Have you looked at the recent IDC report that talks about the IT investment and spend to get to Vista?

Customers need to know that a significant investment is involved and have to question whether the upgrade is giving them significantly more than they could have got from existing free or low cost services.

Ugrades are notorious for delivering poor payback so why suck money from innovation when substantially the same experience could be achieved more economically?

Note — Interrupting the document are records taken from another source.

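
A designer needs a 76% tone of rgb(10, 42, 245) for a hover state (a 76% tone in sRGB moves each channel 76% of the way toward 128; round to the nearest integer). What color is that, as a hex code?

Per channel, c → c + 0.76(128 − c):
  R: 10 + 89.68 = 99.68 → 100
  G: 42 + 0.76×(128−42) = 42 + 65.36 = 107.36 → 107
  B: 245 + 0.76×(128−245) = 245 − 88.92 = 156.08 → 156
rgb(100, 107, 156) = #646b9c.

#646b9c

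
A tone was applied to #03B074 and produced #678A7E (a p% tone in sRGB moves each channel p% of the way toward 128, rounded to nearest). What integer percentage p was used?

#03B074 is rgb(3, 176, 116); #678A7E is rgb(103, 138, 126).
On the R channel (widest range): 103 ≈ 3 + (p/100)(128 − 3), so p ≈ 100×(103 − 3)/(128 − 3) = 10000/125 = 80.00.
p = 80 reproduces all three channels after rounding.

80%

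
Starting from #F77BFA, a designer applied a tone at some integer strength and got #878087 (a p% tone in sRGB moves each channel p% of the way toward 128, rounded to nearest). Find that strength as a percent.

#F77BFA is rgb(247, 123, 250); #878087 is rgb(135, 128, 135).
On the B channel (widest range): 135 ≈ 250 + (p/100)(128 − 250), so p ≈ 100×(135 − 250)/(128 − 250) = -11500/-122 = 94.26.
p = 94 reproduces all three channels after rounding.

94%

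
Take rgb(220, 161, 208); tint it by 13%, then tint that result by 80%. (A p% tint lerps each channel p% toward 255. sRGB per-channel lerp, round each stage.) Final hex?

Lerp each channel 13% toward 255:
  R: 220 + 4.55 = 224.55 → 225
  G: 161 + 0.13×(255−161) = 161 + 12.22 = 173.22 → 173
  B: 208 + 0.13×(255−208) = 208 + 6.11 = 214.11 → 214
After the tint: rgb(225, 173, 214) = #E1ADD6.
Per channel, c → c + 0.8(255 − c):
  R: 225 + 24 = 249 → 249
  G: 173 + 0.8×(255−173) = 173 + 65.6 = 238.6 → 239
  B: 214 + 0.8×(255−214) = 214 + 32.8 = 246.8 → 247
rgb(249, 239, 247) = #F9EFF7.

#F9EFF7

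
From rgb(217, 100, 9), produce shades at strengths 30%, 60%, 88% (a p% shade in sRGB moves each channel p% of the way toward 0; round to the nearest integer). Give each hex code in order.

#984606, #572804, #1a0c01

30%: (217 − 65.1 = 151.9→152, 100 − 30 = 70→70, 9 − 2.7 = 6.3→6) → #984606
60%: (217 − 130.2 = 86.8→87, 100 − 60 = 40→40, 9 − 5.4 = 3.6→4) → #572804
88%: (217 − 190.96 = 26.04→26, 100 − 88 = 12→12, 9 − 7.92 = 1.08→1) → #1a0c01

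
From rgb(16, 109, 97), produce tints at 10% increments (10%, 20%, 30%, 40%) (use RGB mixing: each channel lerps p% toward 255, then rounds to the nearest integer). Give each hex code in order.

10%: (16 + 23.9 = 39.9→40, 109 + 14.6 = 123.6→124, 97 + 15.8 = 112.8→113) → #287c71
20%: (16 + 47.8 = 63.8→64, 109 + 29.2 = 138.2→138, 97 + 31.6 = 128.6→129) → #408a81
30%: (16 + 71.7 = 87.7→88, 109 + 43.8 = 152.8→153, 97 + 47.4 = 144.4→144) → #589990
40%: (16 + 95.6 = 111.6→112, 109 + 58.4 = 167.4→167, 97 + 63.2 = 160.2→160) → #70a7a0

#287c71, #408a81, #589990, #70a7a0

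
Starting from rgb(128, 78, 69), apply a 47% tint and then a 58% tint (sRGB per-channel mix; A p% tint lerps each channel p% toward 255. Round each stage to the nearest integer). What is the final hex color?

#e3d8d5

A 47% tint moves each channel 47% toward 255:
  R: 128 + 0.47×(255−128) = 128 + 59.69 = 187.69 → 188
  G: 78 + 0.47×(255−78) = 78 + 83.19 = 161.19 → 161
  B: 69 + 0.47×(255−69) = 69 + 87.42 = 156.42 → 156
After the tint: rgb(188, 161, 156) = #bca19c.
Per channel, c → c + 0.58(255 − c):
  R: 188 + 0.58×(255−188) = 188 + 38.86 = 226.86 → 227
  G: 161 + 54.52 = 215.52 → 216
  B: 156 + 0.58×(255−156) = 156 + 57.42 = 213.42 → 213
rgb(227, 216, 213) = #e3d8d5.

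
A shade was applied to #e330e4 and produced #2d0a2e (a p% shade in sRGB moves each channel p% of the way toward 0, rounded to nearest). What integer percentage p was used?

80%

#e330e4 is rgb(227, 48, 228); #2d0a2e is rgb(45, 10, 46).
On the B channel (widest range): 46 ≈ 228 + (p/100)(0 − 228), so p ≈ 100×(46 − 228)/(0 − 228) = -18200/-228 = 79.82.
p = 80 reproduces all three channels after rounding.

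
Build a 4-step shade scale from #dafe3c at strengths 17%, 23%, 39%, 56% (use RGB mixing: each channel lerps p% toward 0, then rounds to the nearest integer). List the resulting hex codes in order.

#dafe3c is rgb(218, 254, 60).
17%: (218 − 37.06 = 180.94→181, 254 − 43.18 = 210.82→211, 60 − 10.2 = 49.8→50) → #b5d332
23%: (218 − 50.14 = 167.86→168, 254 − 58.42 = 195.58→196, 60 − 13.8 = 46.2→46) → #a8c42e
39%: (218 − 85.02 = 132.98→133, 254 − 99.06 = 154.94→155, 60 − 23.4 = 36.6→37) → #859b25
56%: (218 − 122.08 = 95.92→96, 254 − 142.24 = 111.76→112, 60 − 33.6 = 26.4→26) → #60701a

#b5d332, #a8c42e, #859b25, #60701a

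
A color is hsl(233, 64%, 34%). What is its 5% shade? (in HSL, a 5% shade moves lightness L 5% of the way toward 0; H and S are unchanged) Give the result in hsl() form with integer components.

L moves 5% from 34 toward 0: 34 − 1.7 = 32.3 → 32.
H and S are unchanged.

hsl(233, 64%, 32%)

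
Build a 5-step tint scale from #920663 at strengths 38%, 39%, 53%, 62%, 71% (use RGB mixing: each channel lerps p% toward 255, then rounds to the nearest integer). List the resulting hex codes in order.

#bb659e, #bd67a0, #cc8ab6, #d6a0c4, #dfb7d2

#920663 is rgb(146, 6, 99).
38%: (146 + 41.42 = 187.42→187, 6 + 94.62 = 100.62→101, 99 + 59.28 = 158.28→158) → #bb659e
39%: (146 + 42.51 = 188.51→189, 6 + 97.11 = 103.11→103, 99 + 60.84 = 159.84→160) → #bd67a0
53%: (146 + 57.77 = 203.77→204, 6 + 131.97 = 137.97→138, 99 + 82.68 = 181.68→182) → #cc8ab6
62%: (146 + 67.58 = 213.58→214, 6 + 154.38 = 160.38→160, 99 + 96.72 = 195.72→196) → #d6a0c4
71%: (146 + 77.39 = 223.39→223, 6 + 176.79 = 182.79→183, 99 + 110.76 = 209.76→210) → #dfb7d2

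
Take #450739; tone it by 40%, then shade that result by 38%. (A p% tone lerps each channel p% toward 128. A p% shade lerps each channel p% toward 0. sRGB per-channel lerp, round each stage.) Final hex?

#450739 is rgb(69, 7, 57).
A 40% tone moves each channel 40% toward 128:
  R: 69 + 0.4×(128−69) = 69 + 23.6 = 92.6 → 93
  G: 7 + 48.4 = 55.4 → 55
  B: 57 + 28.4 = 85.4 → 85
After the tone: rgb(93, 55, 85) = #5D3755.
Per channel, c → c + 0.38(0 − c):
  R: 93 + 0.38×(0−93) = 93 − 35.34 = 57.66 → 58
  G: 55 − 20.9 = 34.1 → 34
  B: 85 − 32.3 = 52.7 → 53
rgb(58, 34, 53) = #3A2235.

#3A2235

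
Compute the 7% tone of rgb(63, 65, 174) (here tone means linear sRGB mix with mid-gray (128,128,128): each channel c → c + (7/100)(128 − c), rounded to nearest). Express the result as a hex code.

Lerp each channel 7% toward 128:
  R: 63 + 4.55 = 67.55 → 68
  G: 65 + 0.07×(128−65) = 65 + 4.41 = 69.41 → 69
  B: 174 − 3.22 = 170.78 → 171
rgb(68, 69, 171) = #4445AB.

#4445AB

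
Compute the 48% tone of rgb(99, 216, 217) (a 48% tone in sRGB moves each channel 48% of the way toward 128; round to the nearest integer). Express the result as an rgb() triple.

A 48% tone moves each channel 48% toward 128:
  R: 99 + 0.48×(128−99) = 99 + 13.92 = 112.92 → 113
  G: 216 + 0.48×(128−216) = 216 − 42.24 = 173.76 → 174
  B: 217 − 42.72 = 174.28 → 174

rgb(113, 174, 174)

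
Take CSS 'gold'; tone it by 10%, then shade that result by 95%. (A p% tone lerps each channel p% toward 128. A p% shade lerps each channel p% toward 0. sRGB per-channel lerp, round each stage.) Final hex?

CSS gold is rgb(255, 215, 0).
Lerp each channel 10% toward 128:
  R: 255 + 0.1×(128−255) = 255 − 12.7 = 242.3 → 242
  G: 215 + 0.1×(128−215) = 215 − 8.7 = 206.3 → 206
  B: 0 + 0.1×(128−0) = 0 + 12.8 = 12.8 → 13
After the tone: rgb(242, 206, 13) = #F2CE0D.
Per channel, c → c + 0.95(0 − c):
  R: 242 + 0.95×(0−242) = 242 − 229.9 = 12.1 → 12
  G: 206 + 0.95×(0−206) = 206 − 195.7 = 10.3 → 10
  B: 13 + 0.95×(0−13) = 13 − 12.35 = 0.65 → 1
rgb(12, 10, 1) = #0C0A01.

#0C0A01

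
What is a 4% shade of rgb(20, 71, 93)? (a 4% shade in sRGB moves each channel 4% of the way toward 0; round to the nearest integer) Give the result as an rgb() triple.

Lerp each channel 4% toward 0:
  R: 20 + 0.04×(0−20) = 20 − 0.8 = 19.2 → 19
  G: 71 + 0.04×(0−71) = 71 − 2.84 = 68.16 → 68
  B: 93 + 0.04×(0−93) = 93 − 3.72 = 89.28 → 89

rgb(19, 68, 89)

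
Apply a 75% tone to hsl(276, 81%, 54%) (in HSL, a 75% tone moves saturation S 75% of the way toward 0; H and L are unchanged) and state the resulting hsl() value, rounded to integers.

S moves 75% from 81 toward 0: 81 − 60.75 = 20.25 → 20.
H and L are unchanged.

hsl(276, 20%, 54%)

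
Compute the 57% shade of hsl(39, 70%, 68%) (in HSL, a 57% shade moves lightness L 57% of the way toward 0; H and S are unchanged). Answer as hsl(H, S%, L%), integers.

L moves 57% from 68 toward 0: 68 − 38.76 = 29.24 → 29.
H and S are unchanged.

hsl(39, 70%, 29%)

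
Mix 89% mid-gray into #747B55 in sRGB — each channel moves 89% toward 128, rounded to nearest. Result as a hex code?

#747B55 is rgb(116, 123, 85).
Lerp each channel 89% toward 128:
  R: 116 + 0.89×(128−116) = 116 + 10.68 = 126.68 → 127
  G: 123 + 0.89×(128−123) = 123 + 4.45 = 127.45 → 127
  B: 85 + 38.27 = 123.27 → 123
rgb(127, 127, 123) = #7F7F7B.

#7F7F7B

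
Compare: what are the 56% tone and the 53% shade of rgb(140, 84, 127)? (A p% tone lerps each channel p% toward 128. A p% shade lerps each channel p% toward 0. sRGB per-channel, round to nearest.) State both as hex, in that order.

#856d80, #42273c

56% tone:
  R: 140 − 6.72 = 133.28 → 133
  G: 84 + 0.56×(128−84) = 84 + 24.64 = 108.64 → 109
  B: 127 + 0.56×(128−127) = 127 + 0.56 = 127.56 → 128
  → #856d80
53% shade:
  R: 140 + 0.53×(0−140) = 140 − 74.2 = 65.8 → 66
  G: 84 − 44.52 = 39.48 → 39
  B: 127 + 0.53×(0−127) = 127 − 67.31 = 59.69 → 60
  → #42273c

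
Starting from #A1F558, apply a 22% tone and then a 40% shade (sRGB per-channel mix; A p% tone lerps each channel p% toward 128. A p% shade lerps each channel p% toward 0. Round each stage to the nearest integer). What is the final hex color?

#A1F558 is rgb(161, 245, 88).
A 22% tone moves each channel 22% toward 128:
  R: 161 − 7.26 = 153.74 → 154
  G: 245 + 0.22×(128−245) = 245 − 25.74 = 219.26 → 219
  B: 88 + 0.22×(128−88) = 88 + 8.8 = 96.8 → 97
After the tone: rgb(154, 219, 97) = #9ADB61.
Per channel, c → c + 0.4(0 − c):
  R: 154 + 0.4×(0−154) = 154 − 61.6 = 92.4 → 92
  G: 219 − 87.6 = 131.4 → 131
  B: 97 + 0.4×(0−97) = 97 − 38.8 = 58.2 → 58
rgb(92, 131, 58) = #5C833A.

#5C833A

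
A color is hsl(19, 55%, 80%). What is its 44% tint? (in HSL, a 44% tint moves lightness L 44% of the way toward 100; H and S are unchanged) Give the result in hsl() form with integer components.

hsl(19, 55%, 89%)

L moves 44% from 80 toward 100: 80 + 8.8 = 88.8 → 89.
H and S are unchanged.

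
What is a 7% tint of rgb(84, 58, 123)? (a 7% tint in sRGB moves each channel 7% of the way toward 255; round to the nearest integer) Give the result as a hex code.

#604884

Lerp each channel 7% toward 255:
  R: 84 + 0.07×(255−84) = 84 + 11.97 = 95.97 → 96
  G: 58 + 0.07×(255−58) = 58 + 13.79 = 71.79 → 72
  B: 123 + 0.07×(255−123) = 123 + 9.24 = 132.24 → 132
rgb(96, 72, 132) = #604884.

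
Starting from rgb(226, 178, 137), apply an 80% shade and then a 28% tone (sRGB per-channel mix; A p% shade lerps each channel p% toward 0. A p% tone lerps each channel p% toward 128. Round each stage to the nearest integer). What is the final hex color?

Per channel, c → c + 0.8(0 − c):
  R: 226 − 180.8 = 45.2 → 45
  G: 178 + 0.8×(0−178) = 178 − 142.4 = 35.6 → 36
  B: 137 − 109.6 = 27.4 → 27
After the shade: rgb(45, 36, 27) = #2d241b.
Per channel, c → c + 0.28(128 − c):
  R: 45 + 0.28×(128−45) = 45 + 23.24 = 68.24 → 68
  G: 36 + 0.28×(128−36) = 36 + 25.76 = 61.76 → 62
  B: 27 + 0.28×(128−27) = 27 + 28.28 = 55.28 → 55
rgb(68, 62, 55) = #443e37.

#443e37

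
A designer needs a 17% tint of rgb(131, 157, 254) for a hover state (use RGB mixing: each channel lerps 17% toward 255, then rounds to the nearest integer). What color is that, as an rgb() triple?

Lerp each channel 17% toward 255:
  R: 131 + 0.17×(255−131) = 131 + 21.08 = 152.08 → 152
  G: 157 + 0.17×(255−157) = 157 + 16.66 = 173.66 → 174
  B: 254 + 0.17×(255−254) = 254 + 0.17 = 254.17 → 254

rgb(152, 174, 254)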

Many thanks for your response Dennis.

I think it is up to individual IT managers to weigh up the benefits of Vista against the cost to deploy, including hardware upgrades. I'm sure ROI proposals are being compiled and studied closely by businesses across the UK as we speak. It's fair to say that the typical offering from hardware vendors today is more than capable of deploying Vista, and as with XP it will become the defacto operating system for business PCs in the UK. This may not be the compelling event that is perhaps dreamed of by Microsoft, but it is absolutely clear that it is an inevitable event we all need to plan for.

I've now seen reports indicating that M$ expects Vista to be the full employment charter for VARs over the next 5 years. They're talking $13 per $1 on Vista for hardware, support, services etc. That's just plain nuts given I can do everything Vista offers now for...$0.

And how is this going to compete with the coming online services that don't depend on any particular OS or browser? I just don't see it. Sorry.